Monday, February 23, 2015

Writing the Many Faces of Love - Part 2 Eros

    by Elva Cobb Martin

Love is a many-splendored thing, as one writer put it some time ago. And it has at least four faces. In Part 1 of this series we introduced four Greek words that are translated into our one English word "love."  

  • Agape
  • Stergo
  • Phileo
  • Eros

You can review Part 1 by clicking down to the previous blog.

Since the controversial movie, Fifty Shades of Grey, came out last weekend, I want to zoom in on the Greek word Eros because this is the type "love" or erotica that movie presents.  

To the Greeks Eros describes a carnal, raw, base, demanding passion, craving for sexual gratification at whatever cost necessary to the other partner. However, C.S. Lewis, says eros also includes romantic passion, that "soaring and iridescent feeling of being in love." He says for the Christian, this passion leads to marriage. Another writer says there is a "false sanction" of eros. The idea that "this feels so good, it must be all right" or "God surely doesn't judge this" that leads to adultery, homosexuality and other sex sins.We'll talk more about romantic passion in a later blog.

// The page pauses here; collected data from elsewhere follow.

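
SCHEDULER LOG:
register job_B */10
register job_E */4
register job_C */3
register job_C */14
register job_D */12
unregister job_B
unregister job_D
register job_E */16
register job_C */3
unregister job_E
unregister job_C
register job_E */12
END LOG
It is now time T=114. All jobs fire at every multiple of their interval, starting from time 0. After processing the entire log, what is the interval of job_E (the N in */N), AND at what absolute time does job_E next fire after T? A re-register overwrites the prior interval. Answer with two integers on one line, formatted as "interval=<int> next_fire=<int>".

Op 1: register job_B */10 -> active={job_B:*/10}
Op 2: register job_E */4 -> active={job_B:*/10, job_E:*/4}
Op 3: register job_C */3 -> active={job_B:*/10, job_C:*/3, job_E:*/4}
Op 4: register job_C */14 -> active={job_B:*/10, job_C:*/14, job_E:*/4}
Op 5: register job_D */12 -> active={job_B:*/10, job_C:*/14, job_D:*/12, job_E:*/4}
Op 6: unregister job_B -> active={job_C:*/14, job_D:*/12, job_E:*/4}
Op 7: unregister job_D -> active={job_C:*/14, job_E:*/4}
Op 8: register job_E */16 -> active={job_C:*/14, job_E:*/16}
Op 9: register job_C */3 -> active={job_C:*/3, job_E:*/16}
Op 10: unregister job_E -> active={job_C:*/3}
Op 11: unregister job_C -> active={}
Op 12: register job_E */12 -> active={job_E:*/12}
Final interval of job_E = 12
Next fire of job_E after T=114: (114//12+1)*12 = 120

Answer: interval=12 next_fire=120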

I have not read the first installment in the Fifty Shades triology by British author E. L. James, nor seen the movie and don't intend to. Others reviews suffice. My resources for the following comments include articles by J. Lee Grady, minister and columnist for Charisma Magazine, and Janet Kobobel Grant, with Books & Such Literary Agency.

Grady lists three of the biggest reasons a Christian should run from Fifty Shades of Grey book and movie. They incorporate characteristics of Eros that even liberal Greek culture labeled as carnal, raw, demanding. 

  1. It encourages sexual deviance. The heroine submits to the sexual abuse and enjoys it, signalling to women everywhere that it's OK to be a mindless sexual slave, especially if your boyfriend is rich, handsome and has his own helicopter.
  2. It glorifies violence against women.
    Just as there is a link between violent video games and violent behavior in teen boys, a study showed that women who read graphic porn novels tend to gravitate toward the types of behavior depicted like Fifty Shades. The study also showed these women were more likely to have eating disorders.
  3. It totally perverts the meaning of real love.  In one scene in the book, "hero" Christian buys heroine Ana a platinum and diamond bracelet so she can cover the bruises on her wrists--which she got being tied to the bed. The message?  I will hurt you, but I will buy you nice gifts so you will stay with me. That's twisted.

I do not read porn and never plan to depict this kind of love, better described as perverted lust, in my inspirational romances. But I think it could be alluded to as part of a villain's character

Janet Grant blogged that the popularity of the Fifty Shades trilogy and the first movie will produce a groundswell of erotica to be written, published and produced. But she also says, "It's important to remember that for every trend there is a counter-trend. With erotica going mainstream, it also means more "sweet" romances will be in demand."

Now that's some good news. What do you think?

Thanks for stopping by. I look forward to your comments.